Erken saatlerde Ankara’dan ayrıldığını, çok yoğun bir gün geçirdiğini, başarılı görüşmeler yaptığını anlatan Davutoğlu, ancak enerjisinin tükenmediğini, hiç uyumadan tekrar aynı tempoyu sürdürecek kadar enerjiyi salondakilerden aldıklarını belirtti. Davutoğlu, enerjinin ait olunan ülkenin, milletin fertleriyle bir araya geldiğinde tekrar şarj olabilen bir unsur olduğunu söyledi.
“Ne zaman yurt dışına çıksam, yurt dışında ne zaman vatandaşlarımızla bir araya gelsem onlardaki vatan aşkını gözlerinde, yüzlerinde hissettiğimde yeniden bu aziz ülkeye olan sevgim, muhabbetim, derinlik kazanıyor ve yeni bir aşkla tekrar tekrar bu ülkeye hizmet etmenin şevkini, gelecek nesillere aktarma azmini taşıyorum” diyen Davutoğlu, kendisinin de 5 yıl yurt dışında öğretim üyesi olarak görev yaptığını hatırlatarak, bu açıdan yüreğinde Türkiye’nin hasretini taşımanın ne demek olduğunu iyi bildiğini kaydetti.
Gerek Dışişleri Bakanı, gerekse Başbakan olduğunda yurt dışına çıktığında mutlaka gurbette yaşayan vatandaşlarla görüştüğünü aktaran Davutoğlu, bugün de yoğun bir programı bulunduğunu, yarın da Türkiye’de yoğun bir gündemin kendisini beklediğini ancak buradaki vatandaşlarla buluşmadan gitmek istemediğini bildirdi.
Geçen hafta Mardin’i ziyaret ettiğini, bu hafta cuma günü Kahramanmaraş, cumartesi günü de Erzincan’a gideceğini dile getiren Davutoğlu, 1 Kasım seçimlerinde vatandaşların gösterdiği ilgi ve destekten ötürü teşekkür ziyaretlerine başladığını ve bu doğrultuda Hollanda’ya da bir ziyaret gerçekleştirdiğini ifade etti.

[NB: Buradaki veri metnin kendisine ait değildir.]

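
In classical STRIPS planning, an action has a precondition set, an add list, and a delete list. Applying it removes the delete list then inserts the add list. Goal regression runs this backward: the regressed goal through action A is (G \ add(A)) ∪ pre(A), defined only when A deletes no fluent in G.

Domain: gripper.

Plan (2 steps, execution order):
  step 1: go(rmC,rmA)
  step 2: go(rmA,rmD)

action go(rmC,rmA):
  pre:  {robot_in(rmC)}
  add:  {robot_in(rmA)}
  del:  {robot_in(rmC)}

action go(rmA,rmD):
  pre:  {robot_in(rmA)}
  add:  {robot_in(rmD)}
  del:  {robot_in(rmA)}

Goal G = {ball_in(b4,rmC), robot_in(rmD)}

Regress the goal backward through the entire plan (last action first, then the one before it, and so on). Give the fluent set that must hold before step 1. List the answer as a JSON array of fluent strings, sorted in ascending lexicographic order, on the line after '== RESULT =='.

Regress step by step:
  through step 2 (go(rmA,rmD)): drop {robot_in(rmD)}, keep {ball_in(b4,rmC)}, require {robot_in(rmA)}
    → {ball_in(b4,rmC), robot_in(rmA)}
  through step 1 (go(rmC,rmA)): drop {robot_in(rmA)}, keep {ball_in(b4,rmC)}, require {robot_in(rmC)}
    → {ball_in(b4,rmC), robot_in(rmC)}

== RESULT ==
["ball_in(b4,rmC)", "robot_in(rmC)"]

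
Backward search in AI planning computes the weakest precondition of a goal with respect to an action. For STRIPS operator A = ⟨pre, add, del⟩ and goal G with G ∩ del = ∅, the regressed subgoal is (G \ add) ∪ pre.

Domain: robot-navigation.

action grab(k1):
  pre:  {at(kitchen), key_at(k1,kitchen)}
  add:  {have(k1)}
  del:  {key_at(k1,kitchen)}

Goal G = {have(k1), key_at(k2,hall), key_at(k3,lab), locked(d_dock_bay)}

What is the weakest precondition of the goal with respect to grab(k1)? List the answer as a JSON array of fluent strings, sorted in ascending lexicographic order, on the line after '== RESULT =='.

Regress:
  G ∩ del = {}  (empty — regression defined)
  G \ add = {have(k1), key_at(k2,hall), key_at(k3,lab), locked(d_dock_bay)} \ {have(k1)} = {key_at(k2,hall), key_at(k3,lab), locked(d_dock_bay)}
  ∪ pre   = {key_at(k2,hall), key_at(k3,lab), locked(d_dock_bay)} ∪ {at(kitchen), key_at(k1,kitchen)}
          = {at(kitchen), key_at(k1,kitchen), key_at(k2,hall), key_at(k3,lab), locked(d_dock_bay)}

== RESULT ==
["at(kitchen)", "key_at(k1,kitchen)", "key_at(k2,hall)", "key_at(k3,lab)", "locked(d_dock_bay)"]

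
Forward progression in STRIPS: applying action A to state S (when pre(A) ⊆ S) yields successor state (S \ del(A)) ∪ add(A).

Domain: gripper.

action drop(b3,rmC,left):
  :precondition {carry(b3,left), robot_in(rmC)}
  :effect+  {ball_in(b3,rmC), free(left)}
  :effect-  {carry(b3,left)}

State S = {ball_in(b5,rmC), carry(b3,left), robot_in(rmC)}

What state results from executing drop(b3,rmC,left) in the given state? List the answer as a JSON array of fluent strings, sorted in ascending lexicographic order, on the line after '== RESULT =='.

Progress:
  pre ⊆ S: {carry(b3,left), robot_in(rmC)} ⊆ S  — applicable
  S \ del = {ball_in(b5,rmC), robot_in(rmC)}
  ∪ add   = {ball_in(b3,rmC), ball_in(b5,rmC), free(left), robot_in(rmC)}

== RESULT ==
["ball_in(b3,rmC)", "ball_in(b5,rmC)", "free(left)", "robot_in(rmC)"]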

“Türkiye, demokrasisinin zirvesini yaşayan ülke durumunda”
Türkiye Cumhuriyeti Devleti’nin çok kritik bir coğrafyada çok zor jeopolitik şartlar altında demokrasisini, hukuk devleti kurallarını yaşatabilen nadir ülkelerden birisi olduğunun altını çizen Davutoğlu, sözlerini şöyle sürdürdü:
“Demokrasiler vardır çok güvenli coğrafyalarda ve istikrar kazanmış ekonomileriyle ayakta dururlar, demokrasiler vardır çok küçük ülkelerde neredeyse herkesin birbirini tanıyabileceği ölçekte rahatlıkla sürdürülebilirler ama demokrasiler vardır, çok zor şartlarda ve çok zor süreçlerden geçerek ayakta dururlar. Türkiye, çevresinde en az 6 kırılgan ülkenin olduğu, merkezi otoritelerin bu ülkeleri kontrol edemediği çok zor coğrafyada ve geçmişte birçok müdahalenin olduğu, çetin süreçlerden geçtiği bir siyasi seyir içinde bugün demokrasisinin zirvesini yaşayan bir ülke durumundadır.”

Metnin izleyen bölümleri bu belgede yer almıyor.